1. A Polissemia das imagens – o veículo da heresia
Uma grande cabeça com um olho só boia quase naufragando em meio a um mar caótico, de sua boca sai uma língua de fogo e fumo. Em seu ouvido um homem grita. No litoral uma Igreja arde em chamas, um homem reza, monstros e demônios se divertem. Em cima da cabeça o peso de um peixe oco auxilia seu naufrágio. Da boca do grande peixe sai um arbusto seco com uma bandeira e nela, uma cruz.
“Cualesquiera que sean los avatares de la pintura, cualesquiera que sean el soporte o el marco, la cuestión que se plantea siempre es la misma: qué está pasando ahí?”[1]
Trata-se de uma das muitas gravuras de Pedro Bruegel (1525?-1569), “Tentação de S. Antão”[2]. Propositadamente caótica, instigantemente sem coerência, Bruegel subverte o sentido natural das coisas, brinca e debocha com seus monstros e homens desesperados. Seu objetivo? Ilustração? Entretenimento? Ostentação de técnica? Nas palavras de Arthur Klein, estudioso da arte gráfica de Bruegel, essa gravura “in its drastic criticism of both Church and State, this may well be the most “outspoken” of Bruegel’s graphic Works.”[3]
É um exercício retórico do pintor, onde a falta de ordem, o disforme, o monstruoso serve de hipérbole que capta a atenção do observador para o discurso que jaz sob suas imagens. No branco e preto de sua gravura, as deformidades substituem as figuras de linguagem do discurso escrito, que se expressa e se esconde em um eloquente ataque contra o Estado e a Igreja.
A imagem como forma de expressão de retórica parece ser um meio pouco eficaz para transmissão de críticas, porém, se ela não tem a mesma objetividade da escrita, apresenta algumas particularidades que dão maior conveniência à veiculação dessas, principalmente em períodos de conturbação política e religiosa.
A retórica como arte de bem falar, arte de persuadir, de associar o argumento que convence ao ornamento que inclina a sensibilidade do ouvinte está ligada em um sentido mais estrito ao discurso escrito ou oral, mas em um sentido mais amplo associa-se também à toda a forma de transmissão de conceitos.

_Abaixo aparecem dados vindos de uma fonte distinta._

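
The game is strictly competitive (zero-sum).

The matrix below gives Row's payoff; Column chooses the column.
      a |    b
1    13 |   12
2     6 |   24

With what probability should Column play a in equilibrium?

Row minima are 12 and 6, so Row's maximin is 12; column maxima are 13 and 24, so Column's minimax is 13. These differ, so the equilibrium is in mixed strategies.
Let Column play a with probability q. Row is indifferent when 13q + 12(1−q) = 6q + 24(1−q), giving q = 12/19.

12/19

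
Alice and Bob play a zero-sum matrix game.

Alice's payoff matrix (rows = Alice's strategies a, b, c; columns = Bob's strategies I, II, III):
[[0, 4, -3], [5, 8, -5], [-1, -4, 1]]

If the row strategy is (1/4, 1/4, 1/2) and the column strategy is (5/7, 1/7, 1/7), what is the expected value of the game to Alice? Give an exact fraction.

Against (5/7, 1/7, 1/7), each row's expected payoff is a: 1/7; b: 4; c: -8/7.
Taking the (1/4, 1/4, 1/2)-weighted average: (1/4)·(1/7) + (1/4)·(4) + (1/2)·(-8/7) = 13/28.

13/28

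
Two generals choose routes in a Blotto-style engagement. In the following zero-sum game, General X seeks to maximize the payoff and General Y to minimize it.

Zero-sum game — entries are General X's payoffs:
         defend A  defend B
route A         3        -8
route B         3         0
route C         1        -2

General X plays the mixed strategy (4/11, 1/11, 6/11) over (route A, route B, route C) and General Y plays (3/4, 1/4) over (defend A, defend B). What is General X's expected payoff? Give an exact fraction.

19/44

Against (3/4, 1/4), each row's expected payoff is route A: 1/4; route B: 9/4; route C: 1/4.
Taking the (4/11, 1/11, 6/11)-weighted average: (4/11)·(1/4) + (1/11)·(9/4) + (6/11)·(1/4) = 19/44.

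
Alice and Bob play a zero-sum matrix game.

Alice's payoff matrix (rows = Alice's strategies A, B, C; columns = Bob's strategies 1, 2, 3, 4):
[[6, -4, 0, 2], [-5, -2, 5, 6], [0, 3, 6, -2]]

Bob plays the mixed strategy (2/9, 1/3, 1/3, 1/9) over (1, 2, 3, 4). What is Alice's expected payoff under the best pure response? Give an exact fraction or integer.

25/9

A: (6)·(2/9) + (-4)·(1/3) + (0)·(1/3) + (2)·(1/9) = 2/9.
B: (-5)·(2/9) + (-2)·(1/3) + (5)·(1/3) + (6)·(1/9) = 5/9.
C: (0)·(2/9) + (3)·(1/3) + (6)·(1/3) + (-2)·(1/9) = 25/9.
The best pure response is C with expected payoff 25/9.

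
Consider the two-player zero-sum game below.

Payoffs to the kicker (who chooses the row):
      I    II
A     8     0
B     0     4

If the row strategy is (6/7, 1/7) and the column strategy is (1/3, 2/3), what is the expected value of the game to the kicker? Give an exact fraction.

8/3

Against (1/3, 2/3), each row's expected payoff is A: 8/3; B: 8/3.
Taking the (6/7, 1/7)-weighted average: (6/7)·(8/3) + (1/7)·(8/3) = 8/3.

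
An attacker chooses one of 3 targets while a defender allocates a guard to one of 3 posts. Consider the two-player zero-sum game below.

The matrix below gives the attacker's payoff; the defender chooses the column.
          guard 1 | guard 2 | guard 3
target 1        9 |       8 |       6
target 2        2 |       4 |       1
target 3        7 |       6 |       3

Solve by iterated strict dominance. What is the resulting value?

6

Row target 2 is strictly dominated by row target 1 (9>2, 8>4, 6>1); eliminate target 2.
Row target 3 is strictly dominated by row target 1 (9>7, 8>6, 6>3); eliminate target 3.
Column guard 2 is strictly dominated by guard 3 for the defender (6<8); eliminate guard 2.
Column guard 1 is strictly dominated by guard 3 for the defender (6<9); eliminate guard 1.
Only (target 1, guard 3) remains, with payoff 6.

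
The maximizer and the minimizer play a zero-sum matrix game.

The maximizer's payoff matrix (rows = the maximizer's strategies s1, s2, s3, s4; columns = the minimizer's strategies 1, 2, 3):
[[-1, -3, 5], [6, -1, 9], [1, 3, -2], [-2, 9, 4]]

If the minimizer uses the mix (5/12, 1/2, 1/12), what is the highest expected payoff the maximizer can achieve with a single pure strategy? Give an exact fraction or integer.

4

s1: (-1)·(5/12) + (-3)·(1/2) + (5)·(1/12) = -3/2.
s2: (6)·(5/12) + (-1)·(1/2) + (9)·(1/12) = 11/4.
s3: (1)·(5/12) + (3)·(1/2) + (-2)·(1/12) = 7/4.
s4: (-2)·(5/12) + (9)·(1/2) + (4)·(1/12) = 4.
The best pure response is s4 with expected payoff 4.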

No Della Pinttura Alberti exemplifica essa associação entre pintura e eloquência quando “define o pintor a partir do modelo do orador.”[4] Alberti usa as categorias retóricas de Cícero para mostrar como o pintor, de forma análoga ao retórico, através da cor e dos gestos busca provocar um movimento no observador, assim como a oratória pretende o convencimento do ouvinte.
As formas pictóricas podem se constituir pois, como veículos de um discurso, como forma de expressão de um significado que visa o convencimento ou a transmissão de ideias. Guardam para isso uma semelhança com a criação de verbos imaginativos gerados com a palavra.
Comentando a primeira frase do Filósofo depois do proêmio do Periermeneias: “Portanto, as coisas na voz são símbolos das afecções na alma e as coisas escritas são símbolos das coisas na voz” Santo Tomás comenta o processo de transmissão do discurso. Discute em primeiro lugar porque Aristóteles diz “as coisas na voz” e não “a voz”. Como explica, faz assim porque não pretende analisar a voz, que é algo natural, mas o que há nela, ou seja, o nome o verbo e outras coisas, que são construções artificiais do homem[5] que utilizam a voz. São a parte por baixo do todo. O nome e o verbo são como uma escultura na madeira e porque quer se referir à escultura (palavras) diz “o que há na madeira (na voz)” e não “a madeira (a voz)”.[6]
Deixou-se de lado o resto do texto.